To test the diversity of the decisions, I decided to play each episode twice, making completely opposing choices. Sadly in the first episode many of my decisions have had little impact on the episode directly, and the outcome, no matter what decision, often turned out to be the same and certain events seemed fixed and were thrust upon me. Much the same can be said about episode two. One time I deliberately decided not to act at all and my character took control of himself to ensure that the story arc would take a certain path. Whilst an indie title may have restrictions, in comparison to the multiple ending of a game like Heavy Rain, Telltale’s Walking Dead forced decisions upon you that decided the fate of those in your group almost immediately. You saw the impact and had little time to deal with it. Granted Walking Dead had unavoidable key moments too, but the illusion was created that the game was in your hands.

Having said that episode two, The Lost Lords, has many unavoidable key events but we are beginning to see, albeit it rather subtly, the impact of some of your previous choices from episode one and how these pathways are beginning to break away from each other. I can still only hope that after two episodes of Game of Thrones, that Telltale are playing the long game and that your decisions have huge ramifications further down the line.

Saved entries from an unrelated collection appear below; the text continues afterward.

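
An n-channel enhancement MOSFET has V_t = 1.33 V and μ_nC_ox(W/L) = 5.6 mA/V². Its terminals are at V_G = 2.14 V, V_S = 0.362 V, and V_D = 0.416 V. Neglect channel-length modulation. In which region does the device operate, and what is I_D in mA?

V_GS = V_G − V_S = 2.14 − 0.362 = 1.78 V; V_DS = V_D − V_S = 0.416 − 0.362 = 0.054 V.
V_ov = V_GS − V_t = 1.78 − 1.33 = 0.448 V.
Since V_DS = 0.054 V < V_ov = 0.448 V, the device is in the triode region.
I_D = k_n [V_ov · V_DS − ½ V_DS²] = 5.6 × [0.448 × 0.054 − 0.5 × 0.054²] = 0.127 mA.

Triode; I_D = 0.127 mA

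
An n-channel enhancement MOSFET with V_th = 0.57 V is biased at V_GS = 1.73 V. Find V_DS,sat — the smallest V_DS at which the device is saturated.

V_DS,sat = 1.16 V

The boundary between triode and saturation is V_DS = V_GS − V_th = V_ov.
V_ov = 1.73 − 0.57 = 1.16 V.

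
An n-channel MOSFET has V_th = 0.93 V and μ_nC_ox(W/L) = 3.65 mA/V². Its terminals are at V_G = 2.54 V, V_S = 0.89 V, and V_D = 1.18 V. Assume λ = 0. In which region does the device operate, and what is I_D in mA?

Triode; I_D = 0.609 mA

V_GS = V_G − V_S = 2.54 − 0.89 = 1.65 V; V_DS = V_D − V_S = 1.18 − 0.89 = 0.29 V.
V_ov = V_GS − V_th = 1.65 − 0.93 = 0.72 V.
Since V_DS = 0.29 V < V_ov = 0.72 V, the device is in the triode region.
I_D = k_n [V_ov · V_DS − ½ V_DS²] = 3.65 × [0.72 × 0.29 − 0.5 × 0.29²] = 0.609 mA.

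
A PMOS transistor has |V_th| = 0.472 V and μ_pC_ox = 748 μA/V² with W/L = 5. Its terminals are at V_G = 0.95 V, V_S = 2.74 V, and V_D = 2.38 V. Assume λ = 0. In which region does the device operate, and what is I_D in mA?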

However, despite these flaws, Game of Thrones is still an amazing and engaging title. The story telling excels and like the TV series, more and more characters enter the fray muddying the waters. Those you thought of as main characters in episode one take a back seat to the new startling and headstrong Forrester brothers. Twist and turns await, and cliffhangers are plentiful. Essentially Telltale have captured the essence of George R.R. Martin’s encapsulating world and opened the universe even further, I just wish they could make it a touch more fun to be in.